Steve Wellington, president of Wellington Management, proposes renovating the 420,000 square-foot complex for multiple uses - including the addition of a major retailer - to the tune of $68 million.
He said plans call for an $18 million renovation he said is poised to house a Twin Cities-based financial institution, which he declined to name. Initial plans also call for a 150,000 square-foot retail location and a 200-unit senior housing facility with a memory care operation. Wellington has received a signed letter of intent from a senior housing developer, he said.
"I feel there is a real good opportunity to get that property moving," Wellington told the Woodbury Bulletin of the State Farm campus, located at Radio Drive and Interstate 94.
According to a Wellington news release, the retail location development would cost $20 million, while the senior complex comes with a $30 million price tag.
The would-be retailer is wholesale giant Costco, Wellington said. A Costco spokesperson could not be immediately reached for comment on the proposal, though Wellington said the retailer "doesn't intend to get drawn into the discussion" at the preliminary stage.
If all goes according to plan, the building would be renovated and occupied in "early fall," Wellington said.
A second phase of development - slated at $50 million - could site a 120-room hotel and three more office buildings on the State Farm campus, according to Wellington's plans.
Wellington said he will seek approval from Woodbury City Council to re-zone the property, which currently allows only office-related uses.
Council members are scheduled to discuss the State Farm property at Wednesday's workshop session.
Wellington said he is first "seeking general encouragement" from the council, which he said has thus far delivered mixed reviews to his proposal. He ultimately hopes to receive approval for mixed-use zoning at the property.
That won't come Wednesday, said City Administrator Clint Gridley.
He said council members will instead discuss "options and strategies" for marketing the State Farm site without specific reference to the Wellington proposal. Gridley said that's because the city has only been notified of Wellington's concept plan and has not received a formal land-use request.
If a land-use request is made, the proposal would undergo extensive public hearings to address matters including traffic flow, environmental issues and storm water.
"That's not a small step," Gridley said of such land-use requests. "It's a big matter."
Wellington said he hopes council members don't see the proposal as a referendum on a potential Costco store.

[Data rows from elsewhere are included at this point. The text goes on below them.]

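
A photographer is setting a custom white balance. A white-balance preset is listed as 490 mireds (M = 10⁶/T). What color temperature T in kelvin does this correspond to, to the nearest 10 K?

T = 10⁶ / 490 = 2040.82 K → 2040 K.

2040 K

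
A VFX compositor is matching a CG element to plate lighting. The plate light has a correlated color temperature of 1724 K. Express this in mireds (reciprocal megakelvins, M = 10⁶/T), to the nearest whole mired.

580 mireds

M = 10⁶ / 1724 = 580.046 → 580 mireds.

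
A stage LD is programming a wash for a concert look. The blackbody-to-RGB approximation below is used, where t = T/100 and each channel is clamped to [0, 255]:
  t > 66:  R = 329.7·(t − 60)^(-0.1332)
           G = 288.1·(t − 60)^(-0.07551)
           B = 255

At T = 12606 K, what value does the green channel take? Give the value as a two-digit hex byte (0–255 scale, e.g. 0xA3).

t = 12606/100 = 126.06; the t > 66 branch applies.
G = 288.1·(126.06 − 60)^(-0.07551) = 288.1·66.06^(-0.07551) = 288.1·0.72875 = 209.952.
Rounded: 210; in hex, 0xD2.

0xD2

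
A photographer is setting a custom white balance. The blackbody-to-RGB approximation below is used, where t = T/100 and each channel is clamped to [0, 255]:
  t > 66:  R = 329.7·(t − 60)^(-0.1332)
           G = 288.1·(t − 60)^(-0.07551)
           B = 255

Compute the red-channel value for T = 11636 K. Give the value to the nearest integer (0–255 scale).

193

t = 11636/100 = 116.36; the t > 66 branch applies.
R = 329.7·(116.36 − 60)^(-0.1332) = 329.7·56.36^(-0.1332) = 329.7·0.58448 = 192.704.
Rounded: 193.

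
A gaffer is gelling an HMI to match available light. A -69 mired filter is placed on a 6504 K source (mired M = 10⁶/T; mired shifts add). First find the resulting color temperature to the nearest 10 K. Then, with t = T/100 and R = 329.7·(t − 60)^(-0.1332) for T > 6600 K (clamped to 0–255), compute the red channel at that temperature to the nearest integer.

M_in = 10⁶/6504 = 153.75; M_out = 153.75 + (-69) = 84.75.
T_out = 10⁶/84.75 = 11799.2 K → 11800 K; t = 118.
R = 329.7·(118 − 60)^(-0.1332) = 329.7·58^(-0.1332) = 329.7·0.58225 = 191.969.
Rounded: 192.

192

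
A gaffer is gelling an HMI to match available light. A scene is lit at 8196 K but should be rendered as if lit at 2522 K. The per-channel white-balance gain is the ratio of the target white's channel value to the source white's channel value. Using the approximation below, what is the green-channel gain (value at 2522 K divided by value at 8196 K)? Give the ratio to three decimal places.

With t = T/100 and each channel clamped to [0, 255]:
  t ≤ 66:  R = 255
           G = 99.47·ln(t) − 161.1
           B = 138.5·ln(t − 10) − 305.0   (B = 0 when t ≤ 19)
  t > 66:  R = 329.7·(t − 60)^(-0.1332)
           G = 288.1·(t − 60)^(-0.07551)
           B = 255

At 8196 K (t = 81.96):
  G = 288.1·(81.96 − 60)^(-0.07551) = 288.1·21.96^(-0.07551) = 288.1·0.79194 = 228.158.
At 2522 K (t = 25.22):
  G = 99.47·ln 25.22 − 161.1 = 99.47·3.2276 − 161.1 = 159.953.
Gain = 159.953 / 228.158 = 0.7011 → 0.701.

0.701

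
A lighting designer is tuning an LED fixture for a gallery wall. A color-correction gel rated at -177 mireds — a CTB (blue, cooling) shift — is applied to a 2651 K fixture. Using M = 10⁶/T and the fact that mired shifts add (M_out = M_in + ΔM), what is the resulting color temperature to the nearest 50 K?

M_in = 10⁶/2651 = 377.22 mireds.
M_out = 377.22 + (-177) = 200.22 mireds.
T_out = 10⁶/200.22 = 4994.6 K → 5000 K.

5000 K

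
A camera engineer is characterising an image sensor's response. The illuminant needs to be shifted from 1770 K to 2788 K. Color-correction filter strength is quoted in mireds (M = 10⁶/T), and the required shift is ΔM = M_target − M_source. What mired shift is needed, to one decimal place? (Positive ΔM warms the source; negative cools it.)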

"It really isn't," he said, noting that just 16 of the campus' 100 acres would be slated for retail development. "We need a basic zoning decision first."
Wellington said he would not be seeking public subsidy for the project.
State Farm is the owner of the property, though Wellington Management in August 2010 entered into a purchase agreement with the firm.
"We have deposited a substantial amount of earnest money, but we do not have a binding contractual obligation," he said in an e-mail to the Woodbury Bulletin.
Wellington said his company has negotiated an extension of the agreement and could purchase the property, but won't until zoning has been modified.
According to Wellington Management information, State Farm pays approximately $200,000 a month to keep the Woodbury property in its current condition. If a deal can't be reached on the development, Wellington said State Farm is considering demolishing the building due to cost concerns.
"We're feeling some urgency," he said, noting that his firm would "fold our tents and go away" without city approval.
Gridley said the city considers the State Farm site "a very important piece of property" and a gateway feature.
"Our first desire is to preserve the building," he said.
State Farm spokesperson Ann Avery said the company says demolition of the building "is not our preferred option."
"We would prefer to close on the sale," she said.
She declined to confirm how much State Farm pays on the building, saying the company "doesn't share cost-related" data.
Avery said the company had no comment on other aspects of the proposal.